Security problems, one problem is that outputs corralling. On every shard you have an independent market for transaction fees, if you corrall lots of outputs into shards it will be expensive to put outputs there. But you would move outputs out into another shard. Invalid blocks are another problem where a miner might produce an invalid block in a shard, and if we don’t find out about it, other people might process outputs from that shard going to another shard; this is especially bad because you could convince rational nodes in the shard to go without it, in fault tolerance you have to have them faulty ahead of time before the sampling. There are challenge-response protocols that deal with this cleanly. If you mine an invalid block and someone challenges you, they can prove it, then if people don’t agree, then there’s big incentive for people to download that block and verifyu it because they will gain from this market where people are betting whether it is invalid or not by betting on the right side. Another problem is dealing with unavailable blocks, where you don’t know if the block is invalid or not, but you just can’t find it. There are challenge response protocols here where you want ot show that this data is unavailable because you can’t prove that the data is unavailable, but what you definitely wont do is build a block on top of their block because if you build on top of an unvalid nblock then you wont get a block reward because of your shared invalidity. There are ways to deal with this as well.

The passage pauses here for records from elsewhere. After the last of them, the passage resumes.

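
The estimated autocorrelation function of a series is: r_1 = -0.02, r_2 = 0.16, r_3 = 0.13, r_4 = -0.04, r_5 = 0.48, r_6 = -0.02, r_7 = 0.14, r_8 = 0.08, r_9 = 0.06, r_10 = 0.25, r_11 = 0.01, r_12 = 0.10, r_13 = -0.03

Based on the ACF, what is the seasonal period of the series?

5

The largest autocorrelation is r_5 = 0.48, with a weaker echo at lag 10 (0.25); the remaining lags stay at or below 0.16.
The dominant spike at lag 5 indicates a seasonal period of 5.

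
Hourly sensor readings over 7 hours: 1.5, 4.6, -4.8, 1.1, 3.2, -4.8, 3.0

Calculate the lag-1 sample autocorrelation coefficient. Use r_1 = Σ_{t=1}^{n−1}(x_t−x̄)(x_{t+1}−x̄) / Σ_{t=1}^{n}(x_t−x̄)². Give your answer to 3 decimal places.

Mean x̄ = (1.5 + 4.6 − 4.8 + 1.1 + 3.2 − 4.8 + 3.0)/7 = 0.5429
Σ(x_t−x̄)(x_{t+1}−x̄) = (3.8833) + (-21.6767) + (-2.9767) + (1.4804) + (-14.1967) + (-13.1282) = -46.6147
Denominator Σ(x_t−x̄)² = 87.8771
r_1 = -46.6147 / 87.8771 = -0.530

-0.530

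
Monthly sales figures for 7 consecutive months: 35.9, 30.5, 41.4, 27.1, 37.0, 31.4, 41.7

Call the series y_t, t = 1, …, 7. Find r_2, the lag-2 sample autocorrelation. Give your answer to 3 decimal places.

Mean ȳ = (35.9 + 30.5 + 41.4 + 27.1 + 37.0 + 31.4 + 41.7)/7 = 35.0000
Deviations from mean: 0.9000, -4.5000, 6.4000, -7.9000, 2.0000, -3.6000, 6.7000
Σ(y_t−ȳ)(y_{t+2}−ȳ) = (5.7600) + (35.5500) + (12.8000) + (28.4400) + (13.4000) = 95.9500
Denominator Σ(y_t−ȳ)² = 186.2800
r_2 = 95.9500 / 186.2800 = 0.515

0.515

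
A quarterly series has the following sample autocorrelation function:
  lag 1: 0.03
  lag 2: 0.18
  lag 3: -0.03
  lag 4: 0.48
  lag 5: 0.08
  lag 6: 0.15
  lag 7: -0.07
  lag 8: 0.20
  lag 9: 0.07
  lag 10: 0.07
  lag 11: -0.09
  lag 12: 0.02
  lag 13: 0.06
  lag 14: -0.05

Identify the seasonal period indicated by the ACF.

4

The largest autocorrelation is r_4 = 0.48, with a weaker echo at lag 8 (0.20); the remaining lags stay at or below 0.18.
The dominant spike at lag 4 indicates a seasonal period of 4.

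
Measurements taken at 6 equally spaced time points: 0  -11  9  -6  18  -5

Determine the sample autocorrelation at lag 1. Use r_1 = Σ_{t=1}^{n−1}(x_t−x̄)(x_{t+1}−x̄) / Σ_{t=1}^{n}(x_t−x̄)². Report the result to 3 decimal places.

-0.618

Mean x̄ = (0 − 11 + 9 − 6 + 18 − 5)/6 = 0.8333
Σ(x_t−x̄)(x_{t+1}−x̄) = (9.8611) + (-96.6389) + (-55.8056) + (-117.3056) + (-100.1389) = -360.0278
Denominator Σ(x_t−x̄)² = 582.8333
r_1 = -360.0278 / 582.8333 = -0.618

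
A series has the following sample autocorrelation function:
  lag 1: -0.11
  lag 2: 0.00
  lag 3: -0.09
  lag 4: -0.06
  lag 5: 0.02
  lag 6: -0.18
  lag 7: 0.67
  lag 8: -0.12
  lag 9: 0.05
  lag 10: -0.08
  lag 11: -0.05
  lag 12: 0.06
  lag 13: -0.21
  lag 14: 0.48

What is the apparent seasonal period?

7

The largest autocorrelation is r_7 = 0.67, with a weaker echo at lag 14 (0.48); the remaining lags stay at or below 0.06.
The dominant spike at lag 7 indicates a seasonal period of 7.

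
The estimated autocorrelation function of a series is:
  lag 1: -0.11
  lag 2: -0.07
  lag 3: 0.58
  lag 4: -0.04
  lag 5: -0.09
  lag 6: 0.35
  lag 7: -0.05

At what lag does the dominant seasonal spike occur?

3

The largest autocorrelation is r_3 = 0.58, with a weaker echo at lag 6 (0.35); the remaining lags stay at or below -0.04.
The dominant spike at lag 3 indicates a seasonal period of 3.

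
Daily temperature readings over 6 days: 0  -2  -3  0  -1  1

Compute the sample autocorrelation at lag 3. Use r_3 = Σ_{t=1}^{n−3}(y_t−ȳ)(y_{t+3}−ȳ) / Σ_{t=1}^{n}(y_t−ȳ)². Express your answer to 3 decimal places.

-0.285

Mean ȳ = (0 − 2 − 3 + 0 − 1 + 1)/6 = -0.8333
Deviations from mean: 0.8333, -1.1667, -2.1667, 0.8333, -0.1667, 1.8333
Σ(y_t−ȳ)(y_{t+3}−ȳ) = (0.6944) + (0.1944) + (-3.9722) = -3.0833
Denominator Σ(y_t−ȳ)² = 10.8333
r_3 = -3.0833 / 10.8333 = -0.285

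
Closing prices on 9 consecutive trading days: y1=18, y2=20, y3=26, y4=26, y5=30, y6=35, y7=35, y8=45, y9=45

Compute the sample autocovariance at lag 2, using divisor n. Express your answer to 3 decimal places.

23.701

Mean ȳ = (18 + 20 + 26 + 26 + 30 + 35 + 35 + 45 + 45)/9 = 31.1111
Σ_{t=1}^{7}(y_t−ȳ)(y_{t+2}−ȳ) = 213.3086
γ_2 = 213.3086 / 9 = 23.701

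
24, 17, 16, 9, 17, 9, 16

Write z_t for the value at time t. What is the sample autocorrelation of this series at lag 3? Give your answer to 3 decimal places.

Mean z̄ = (24 + 17 + 16 + 9 + 17 + 9 + 16)/7 = 15.4286
Numerator Σ_{t=1}^{4}(z_t−z̄)(z_{t+3}−z̄) = -59.9796
Denominator Σ(z_t−z̄)² = 161.7143
r_3 = -59.9796 / 161.7143 = -0.371

-0.371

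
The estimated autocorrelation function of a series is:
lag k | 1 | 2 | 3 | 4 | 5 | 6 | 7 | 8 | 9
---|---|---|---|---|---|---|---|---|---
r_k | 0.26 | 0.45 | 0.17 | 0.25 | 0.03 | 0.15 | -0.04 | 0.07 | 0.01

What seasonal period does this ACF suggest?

The largest autocorrelation is r_2 = 0.45; the remaining lags stay at or below 0.26.
The dominant spike at lag 2 indicates a seasonal period of 2.

2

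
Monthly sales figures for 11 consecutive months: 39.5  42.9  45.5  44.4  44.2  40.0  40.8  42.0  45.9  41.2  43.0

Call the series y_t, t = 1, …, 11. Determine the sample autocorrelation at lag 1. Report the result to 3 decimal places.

Mean ȳ = (39.5 + 42.9 + 45.5 + 44.4 + 44.2 + 40.0 + 40.8 + 42.0 + 45.9 + 41.2 + 43.0)/11 = 42.6727
Numerator Σ_{t=1}^{10}(y_t−ȳ)(y_{t+1}−ȳ) = 2.2202
Denominator Σ(y_t−ȳ)² = 47.2218
r_1 = 2.2202 / 47.2218 = 0.047

0.047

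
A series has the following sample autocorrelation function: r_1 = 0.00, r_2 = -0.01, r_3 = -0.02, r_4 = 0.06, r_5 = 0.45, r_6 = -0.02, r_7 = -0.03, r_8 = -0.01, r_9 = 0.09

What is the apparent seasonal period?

5

The largest autocorrelation is r_5 = 0.45; the remaining lags stay at or below 0.09.
The dominant spike at lag 5 indicates a seasonal period of 5.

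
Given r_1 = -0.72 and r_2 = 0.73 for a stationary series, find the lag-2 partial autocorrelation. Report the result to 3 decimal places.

0.439

φ_{22} = (r_2 − r_1²) / (1 − r_1²)
r_1² = (-0.72)² = 0.5184
Numerator = 0.73 − 0.5184 = 0.2116; denominator = 1 − 0.5184 = 0.4816
φ_{22} = 0.2116 / 0.4816 = 0.439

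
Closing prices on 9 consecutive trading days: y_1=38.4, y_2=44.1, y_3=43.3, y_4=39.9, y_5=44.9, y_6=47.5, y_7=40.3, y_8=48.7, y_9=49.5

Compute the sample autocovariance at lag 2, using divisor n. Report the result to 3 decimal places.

-2.048

Mean ȳ = (38.4 + 44.1 + 43.3 + 39.9 + 44.9 + 47.5 + 40.3 + 48.7 + 49.5)/9 = 44.0667
Σ_{t=1}^{7}(y_t−ȳ)(y_{t+2}−ȳ) = -18.4356
γ_2 = -18.4356 / 9 = -2.048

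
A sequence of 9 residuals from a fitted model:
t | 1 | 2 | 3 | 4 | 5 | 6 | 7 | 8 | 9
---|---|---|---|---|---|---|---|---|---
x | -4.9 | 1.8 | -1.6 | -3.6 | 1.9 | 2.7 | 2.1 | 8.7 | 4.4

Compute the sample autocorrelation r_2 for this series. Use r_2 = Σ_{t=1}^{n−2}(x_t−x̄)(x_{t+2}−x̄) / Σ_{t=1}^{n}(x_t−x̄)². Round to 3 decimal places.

0.145

Mean x̄ = (-4.9 + 1.8 − 1.6 − 3.6 + 1.9 + 2.7 + 2.1 + 8.7 + 4.4)/9 = 1.2778
Σ(x_t−x̄)(x_{t+2}−x̄) = (17.7783) + (-2.5473) + (-1.7906) + (-6.9373) + (0.5116) + (10.5560) + (2.5672) = 20.1379
Denominator Σ(x_t−x̄)² = 138.4356
r_2 = 20.1379 / 138.4356 = 0.145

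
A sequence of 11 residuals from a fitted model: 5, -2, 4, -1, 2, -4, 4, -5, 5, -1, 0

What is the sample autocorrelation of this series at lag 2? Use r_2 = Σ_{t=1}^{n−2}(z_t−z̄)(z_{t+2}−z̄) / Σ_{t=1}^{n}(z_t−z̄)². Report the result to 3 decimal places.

0.646

Mean z̄ = (5 − 2 + 4 − 1 + 2 − 4 + 4 − 5 + 5 − 1 + 0)/11 = 0.6364
Numerator Σ_{t=1}^{9}(z_t−z̄)(z_{t+2}−z̄) = 83.0083
Denominator Σ(z_t−z̄)² = 128.5455
r_2 = 83.0083 / 128.5455 = 0.646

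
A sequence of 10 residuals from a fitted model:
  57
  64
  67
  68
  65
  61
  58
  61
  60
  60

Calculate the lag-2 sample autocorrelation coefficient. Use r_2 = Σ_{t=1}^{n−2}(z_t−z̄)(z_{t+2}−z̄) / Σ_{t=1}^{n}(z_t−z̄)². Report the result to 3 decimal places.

Mean z̄ = (57 + 64 + 67 + 68 + 65 + 61 + 58 + 61 + 60 + 60)/10 = 62.1000
Numerator Σ_{t=1}^{8}(z_t−z̄)(z_{t+2}−z̄) = -5.8200
Denominator Σ(z_t−z̄)² = 124.9000
r_2 = -5.8200 / 124.9000 = -0.047

-0.047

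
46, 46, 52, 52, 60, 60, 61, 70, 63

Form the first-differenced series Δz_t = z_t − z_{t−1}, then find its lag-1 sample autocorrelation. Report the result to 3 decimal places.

First differences Δz: 0, 6, 0, 8, 0, 1, 9, -7
Mean of differences = 2.1250
Numerator Σ(Δz_t−Δz̄)(Δz_{t+1}−Δz̄) = -109.5156
Denominator Σ(Δz_t−Δz̄)² = 194.8750
r_1(Δz) = -109.5156 / 194.8750 = -0.562

-0.562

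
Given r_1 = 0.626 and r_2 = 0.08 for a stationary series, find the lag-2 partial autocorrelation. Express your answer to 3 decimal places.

-0.513

φ_{22} = (r_2 − r_1²) / (1 − r_1²)
r_1² = (0.626)² = 0.391876
Numerator = 0.08 − 0.3919 = -0.3119; denominator = 1 − 0.3919 = 0.6081
φ_{22} = -0.3119 / 0.6081 = -0.513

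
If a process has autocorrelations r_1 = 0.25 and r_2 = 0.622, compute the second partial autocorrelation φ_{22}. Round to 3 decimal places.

φ_{22} = (r_2 − r_1²) / (1 − r_1²)
r_1² = (0.25)² = 0.0625
Numerator = 0.622 − 0.0625 = 0.5595; denominator = 1 − 0.0625 = 0.9375
φ_{22} = 0.5595 / 0.9375 = 0.597

0.597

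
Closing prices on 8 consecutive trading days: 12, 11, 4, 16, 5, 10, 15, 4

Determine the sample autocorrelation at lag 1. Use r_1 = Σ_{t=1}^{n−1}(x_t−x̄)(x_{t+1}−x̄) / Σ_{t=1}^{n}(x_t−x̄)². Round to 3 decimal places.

-0.616

Mean x̄ = (12 + 11 + 4 + 16 + 5 + 10 + 15 + 4)/8 = 9.6250
Deviations from mean: 2.3750, 1.3750, -5.6250, 6.3750, -4.6250, 0.3750, 5.3750, -5.6250
Σ(x_t−x̄)(x_{t+1}−x̄) = (3.2656) + (-7.7344) + (-35.8594) + (-29.4844) + (-1.7344) + (2.0156) + (-30.2344) = -99.7656
Denominator Σ(x_t−x̄)² = 161.8750
r_1 = -99.7656 / 161.8750 = -0.616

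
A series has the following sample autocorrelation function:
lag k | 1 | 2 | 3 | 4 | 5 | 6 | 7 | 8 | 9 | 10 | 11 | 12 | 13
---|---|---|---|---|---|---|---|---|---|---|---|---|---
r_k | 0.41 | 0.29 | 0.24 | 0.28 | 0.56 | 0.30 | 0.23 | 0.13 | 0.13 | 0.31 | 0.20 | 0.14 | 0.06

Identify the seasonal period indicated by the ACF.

5

The largest autocorrelation is r_5 = 0.56; the remaining lags stay at or below 0.41. The elevated value at lag 1 (0.41), dropping to 0.29 at lag 2, reflects decaying short-term dependence rather than seasonality.
The dominant spike at lag 5 indicates a seasonal period of 5.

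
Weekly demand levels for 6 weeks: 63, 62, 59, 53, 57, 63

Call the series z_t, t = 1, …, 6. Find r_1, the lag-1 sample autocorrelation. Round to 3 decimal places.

0.230

Mean z̄ = (63 + 62 + 59 + 53 + 57 + 63)/6 = 59.5000
Σ(z_t−z̄)(z_{t+1}−z̄) = (8.7500) + (-1.2500) + (3.2500) + (16.2500) + (-8.7500) = 18.2500
Denominator Σ(z_t−z̄)² = 79.5000
r_1 = 18.2500 / 79.5000 = 0.230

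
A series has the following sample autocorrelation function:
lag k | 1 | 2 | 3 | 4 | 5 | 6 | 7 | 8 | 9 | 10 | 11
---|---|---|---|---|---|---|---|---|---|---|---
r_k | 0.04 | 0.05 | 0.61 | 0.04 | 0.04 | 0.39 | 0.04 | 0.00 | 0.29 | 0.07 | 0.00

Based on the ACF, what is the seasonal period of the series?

The largest autocorrelation is r_3 = 0.61, with weaker echoes at lags 6 (0.39) and 9 (0.29); the remaining lags stay at or below 0.07.
The dominant spike at lag 3 indicates a seasonal period of 3.

3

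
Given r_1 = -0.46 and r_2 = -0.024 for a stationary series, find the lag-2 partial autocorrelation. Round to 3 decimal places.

φ_{22} = (r_2 − r_1²) / (1 − r_1²)
r_1² = (-0.46)² = 0.2116
Numerator = -0.024 − 0.2116 = -0.2356; denominator = 1 − 0.2116 = 0.7884
φ_{22} = -0.2356 / 0.7884 = -0.299

-0.299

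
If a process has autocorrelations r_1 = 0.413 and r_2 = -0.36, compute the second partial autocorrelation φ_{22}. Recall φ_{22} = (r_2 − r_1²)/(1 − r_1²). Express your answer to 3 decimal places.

-0.640

φ_{22} = (r_2 − r_1²) / (1 − r_1²)
r_1² = (0.413)² = 0.170569
Numerator = -0.36 − 0.1706 = -0.5306; denominator = 1 − 0.1706 = 0.8294
φ_{22} = -0.5306 / 0.8294 = -0.640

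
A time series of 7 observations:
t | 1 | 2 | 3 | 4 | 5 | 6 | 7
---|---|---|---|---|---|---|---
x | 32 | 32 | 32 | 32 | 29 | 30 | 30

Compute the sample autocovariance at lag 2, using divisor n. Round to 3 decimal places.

Mean x̄ = (32 + 32 + 32 + 32 + 29 + 30 + 30)/7 = 31.0000
Σ_{t=1}^{5}(x_t−x̄)(x_{t+2}−x̄) = 1.0000
γ_2 = 1.0000 / 7 = 0.143

0.143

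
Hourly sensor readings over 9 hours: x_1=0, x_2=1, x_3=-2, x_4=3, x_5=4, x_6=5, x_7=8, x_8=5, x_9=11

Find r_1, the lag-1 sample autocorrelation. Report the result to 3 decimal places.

0.392

Mean x̄ = (0 + 1 − 2 + 3 + 4 + 5 + 8 + 5 + 11)/9 = 3.8889
Numerator Σ_{t=1}^{8}(x_t−x̄)(x_{t+1}−x̄) = 50.5432
Denominator Σ(x_t−x̄)² = 128.8889
r_1 = 50.5432 / 128.8889 = 0.392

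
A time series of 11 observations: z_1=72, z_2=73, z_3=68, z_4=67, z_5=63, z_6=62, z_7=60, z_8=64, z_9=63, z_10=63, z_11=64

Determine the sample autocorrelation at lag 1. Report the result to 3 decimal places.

Mean z̄ = (72 + 73 + 68 + 67 + 63 + 62 + 60 + 64 + 63 + 63 + 64)/11 = 65.3636
Numerator Σ_{t=1}^{10}(z_t−z̄)(z_{t+1}−z̄) = 116.5950
Denominator Σ(z_t−z̄)² = 172.5455
r_1 = 116.5950 / 172.5455 = 0.676

0.676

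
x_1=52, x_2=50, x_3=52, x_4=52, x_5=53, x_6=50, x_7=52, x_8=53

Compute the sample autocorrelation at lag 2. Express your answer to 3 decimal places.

-0.250

Mean x̄ = (52 + 50 + 52 + 52 + 53 + 50 + 52 + 53)/8 = 51.7500
Σ(x_t−x̄)(x_{t+2}−x̄) = (0.0625) + (-0.4375) + (0.3125) + (-0.4375) + (0.3125) + (-2.1875) = -2.3750
Denominator Σ(x_t−x̄)² = 9.5000
r_2 = -2.3750 / 9.5000 = -0.250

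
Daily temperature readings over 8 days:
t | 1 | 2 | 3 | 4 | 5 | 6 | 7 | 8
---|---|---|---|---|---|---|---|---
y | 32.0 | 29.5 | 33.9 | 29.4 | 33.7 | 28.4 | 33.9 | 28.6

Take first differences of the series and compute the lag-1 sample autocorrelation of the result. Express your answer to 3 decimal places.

First differences Δy: -2.5, 4.4, -4.5, 4.3, -5.3, 5.5, -5.3
Mean of differences = -0.4857
Numerator Σ(Δy_t−Δȳ)(Δy_{t+1}−Δȳ) = -129.3388
Denominator Σ(Δy_t−Δȳ)² = 149.1286
r_1(Δy) = -129.3388 / 149.1286 = -0.867

-0.867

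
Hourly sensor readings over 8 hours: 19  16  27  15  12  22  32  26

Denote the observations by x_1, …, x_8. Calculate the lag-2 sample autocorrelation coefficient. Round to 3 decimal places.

Mean x̄ = (19 + 16 + 27 + 15 + 12 + 22 + 32 + 26)/8 = 21.1250
Deviations from mean: -2.1250, -5.1250, 5.8750, -6.1250, -9.1250, 0.8750, 10.8750, 4.8750
Σ(x_t−x̄)(x_{t+2}−x̄) = (-12.4844) + (31.3906) + (-53.6094) + (-5.3594) + (-99.2344) + (4.2656) = -135.0313
Denominator Σ(x_t−x̄)² = 328.8750
r_2 = -135.0313 / 328.8750 = -0.411

-0.411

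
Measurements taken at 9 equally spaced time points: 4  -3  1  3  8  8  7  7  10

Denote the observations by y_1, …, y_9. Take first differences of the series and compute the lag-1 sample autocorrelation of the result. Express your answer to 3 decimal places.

First differences Δy: -7, 4, 2, 5, 0, -1, 0, 3
Mean of differences = 0.7500
Numerator Σ(Δy_t−Δȳ)(Δy_{t+1}−Δȳ) = -18.0625
Denominator Σ(Δy_t−Δȳ)² = 99.5000
r_1(Δy) = -18.0625 / 99.5000 = -0.182

-0.182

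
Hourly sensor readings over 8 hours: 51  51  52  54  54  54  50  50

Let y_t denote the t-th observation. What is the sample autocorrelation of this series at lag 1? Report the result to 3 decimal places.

0.409

Mean ȳ = (51 + 51 + 52 + 54 + 54 + 54 + 50 + 50)/8 = 52.0000
Numerator Σ_{t=1}^{7}(y_t−ȳ)(y_{t+1}−ȳ) = 9.0000
Denominator Σ(y_t−ȳ)² = 22.0000
r_1 = 9.0000 / 22.0000 = 0.409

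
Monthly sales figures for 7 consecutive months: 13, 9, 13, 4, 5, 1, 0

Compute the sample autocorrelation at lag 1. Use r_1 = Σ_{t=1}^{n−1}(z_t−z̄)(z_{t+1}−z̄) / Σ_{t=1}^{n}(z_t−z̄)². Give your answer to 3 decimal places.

Mean z̄ = (13 + 9 + 13 + 4 + 5 + 1 + 0)/7 = 6.4286
Numerator Σ_{t=1}^{6}(z_t−z̄)(z_{t+1}−z̄) = 63.9592
Denominator Σ(z_t−z̄)² = 171.7143
r_1 = 63.9592 / 171.7143 = 0.372

0.372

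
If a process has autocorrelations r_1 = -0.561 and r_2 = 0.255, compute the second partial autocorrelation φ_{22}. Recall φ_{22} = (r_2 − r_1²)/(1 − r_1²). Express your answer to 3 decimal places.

φ_{22} = (r_2 − r_1²) / (1 − r_1²)
r_1² = (-0.561)² = 0.314721
Numerator = 0.255 − 0.3147 = -0.0597; denominator = 1 − 0.3147 = 0.6853
φ_{22} = -0.0597 / 0.6853 = -0.087

-0.087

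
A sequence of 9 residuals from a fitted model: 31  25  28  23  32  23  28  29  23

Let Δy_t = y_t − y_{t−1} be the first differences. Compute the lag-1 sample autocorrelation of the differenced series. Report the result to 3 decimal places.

-0.706

First differences Δy: -6, 3, -5, 9, -9, 5, 1, -6
Mean of differences = -1.0000
Numerator Σ(Δy_t−Δȳ)(Δy_{t+1}−Δȳ) = -202.0000
Denominator Σ(Δy_t−Δȳ)² = 286.0000
r_1(Δy) = -202.0000 / 286.0000 = -0.706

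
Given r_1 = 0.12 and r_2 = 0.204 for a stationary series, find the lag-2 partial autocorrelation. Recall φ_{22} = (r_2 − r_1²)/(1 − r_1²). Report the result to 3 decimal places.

0.192

φ_{22} = (r_2 − r_1²) / (1 − r_1²)
r_1² = (0.12)² = 0.0144
Numerator = 0.204 − 0.0144 = 0.1896; denominator = 1 − 0.0144 = 0.9856
φ_{22} = 0.1896 / 0.9856 = 0.192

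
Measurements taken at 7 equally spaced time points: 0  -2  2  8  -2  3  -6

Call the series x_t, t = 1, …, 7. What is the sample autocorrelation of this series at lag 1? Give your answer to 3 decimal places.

-0.268

Mean x̄ = (0 − 2 + 2 + 8 − 2 + 3 − 6)/7 = 0.4286
Deviations from mean: -0.4286, -2.4286, 1.5714, 7.5714, -2.4286, 2.5714, -6.4286
Σ(x_t−x̄)(x_{t+1}−x̄) = (1.0408) + (-3.8163) + (11.8980) + (-18.3878) + (-6.2449) + (-16.5306) = -32.0408
Denominator Σ(x_t−x̄)² = 119.7143
r_1 = -32.0408 / 119.7143 = -0.268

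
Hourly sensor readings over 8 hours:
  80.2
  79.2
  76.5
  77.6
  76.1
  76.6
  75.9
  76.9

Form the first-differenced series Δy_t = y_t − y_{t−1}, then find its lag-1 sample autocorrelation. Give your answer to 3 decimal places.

-0.461

First differences Δy: -1.0, -2.7, 1.1, -1.5, 0.5, -0.7, 1.0
Mean of differences = -0.4714
Numerator Σ(Δy_t−Δȳ)(Δy_{t+1}−Δȳ) = -5.4980
Denominator Σ(Δy_t−Δȳ)² = 11.9343
r_1(Δy) = -5.4980 / 11.9343 = -0.461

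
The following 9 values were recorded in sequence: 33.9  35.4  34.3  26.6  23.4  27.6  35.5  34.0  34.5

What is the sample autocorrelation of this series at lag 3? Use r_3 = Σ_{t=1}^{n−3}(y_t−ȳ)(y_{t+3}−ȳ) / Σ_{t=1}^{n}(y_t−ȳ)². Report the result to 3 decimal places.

Mean ȳ = (33.9 + 35.4 + 34.3 + 26.6 + 23.4 + 27.6 + 35.5 + 34.0 + 34.5)/9 = 31.6889
Σ(y_t−ȳ)(y_{t+3}−ȳ) = (-11.2521) + (-30.7610) + (-10.6765) + (-19.3943) + (-19.1565) + (-11.4943) = -102.7348
Denominator Σ(y_t−ȳ)² = 164.5689
r_3 = -102.7348 / 164.5689 = -0.624

-0.624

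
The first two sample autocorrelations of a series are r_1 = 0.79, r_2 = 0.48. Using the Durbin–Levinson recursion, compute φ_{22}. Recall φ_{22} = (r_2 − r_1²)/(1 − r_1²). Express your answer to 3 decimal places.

φ_{22} = (r_2 − r_1²) / (1 − r_1²)
r_1² = (0.79)² = 0.6241
Numerator = 0.48 − 0.6241 = -0.1441; denominator = 1 − 0.6241 = 0.3759
φ_{22} = -0.1441 / 0.3759 = -0.383

-0.383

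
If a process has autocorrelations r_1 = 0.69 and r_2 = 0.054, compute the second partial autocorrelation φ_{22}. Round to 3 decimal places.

-0.806

φ_{22} = (r_2 − r_1²) / (1 − r_1²)
r_1² = (0.69)² = 0.4761
Numerator = 0.054 − 0.4761 = -0.4221; denominator = 1 − 0.4761 = 0.5239
φ_{22} = -0.4221 / 0.5239 = -0.806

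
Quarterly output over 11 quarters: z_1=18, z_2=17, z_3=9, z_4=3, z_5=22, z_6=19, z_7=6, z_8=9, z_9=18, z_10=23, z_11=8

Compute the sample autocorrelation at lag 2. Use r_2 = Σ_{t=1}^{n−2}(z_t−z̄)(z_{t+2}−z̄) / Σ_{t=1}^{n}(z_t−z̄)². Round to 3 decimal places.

-0.706

Mean z̄ = (18 + 17 + 9 + 3 + 22 + 19 + 6 + 9 + 18 + 23 + 8)/11 = 13.8182
Numerator Σ_{t=1}^{9}(z_t−z̄)(z_{t+2}−z̄) = -340.2479
Denominator Σ(z_t−z̄)² = 481.6364
r_2 = -340.2479 / 481.6364 = -0.706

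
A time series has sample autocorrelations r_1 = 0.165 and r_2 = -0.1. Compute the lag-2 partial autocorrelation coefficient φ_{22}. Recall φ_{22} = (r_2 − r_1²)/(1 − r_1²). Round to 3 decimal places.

-0.131

φ_{22} = (r_2 − r_1²) / (1 − r_1²)
r_1² = (0.165)² = 0.027225
Numerator = -0.1 − 0.0272 = -0.1272; denominator = 1 − 0.0272 = 0.9728
φ_{22} = -0.1272 / 0.9728 = -0.131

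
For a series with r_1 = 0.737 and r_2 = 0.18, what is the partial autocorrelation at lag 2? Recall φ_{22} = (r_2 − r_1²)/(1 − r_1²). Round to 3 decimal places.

φ_{22} = (r_2 − r_1²) / (1 − r_1²)
r_1² = (0.737)² = 0.543169
Numerator = 0.18 − 0.5432 = -0.3632; denominator = 1 − 0.5432 = 0.4568
φ_{22} = -0.3632 / 0.4568 = -0.795

-0.795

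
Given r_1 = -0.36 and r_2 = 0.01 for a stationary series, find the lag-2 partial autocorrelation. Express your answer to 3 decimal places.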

Basically some of the takeaways are that we can do more transactions per second without changing the trust model; we count the total work from the genesis block. Instead of looking at the headers on the top-level chain, we also look at the headers from the shards as well. The work is non-outsourceable, and we need to do this to do sampling and assigning miners to shards. The protocol is complex, especially when we start talking about challenge-response. What happens if something goes wrong in a shard? More attention needs to be there. It’s a bit complex. Another thing I should bmention si that if you find an invalid block, it needs to be reverted, and so do blocks that the other blocks spent. There could be a good amount of block reversions as a result of finding only one invalid block. It’s very important that there is another block., not just the shard you are in here. I don’t know, I hope that you guys can maybe have an opinion. And that you will talk to me about it. Thanks a lot.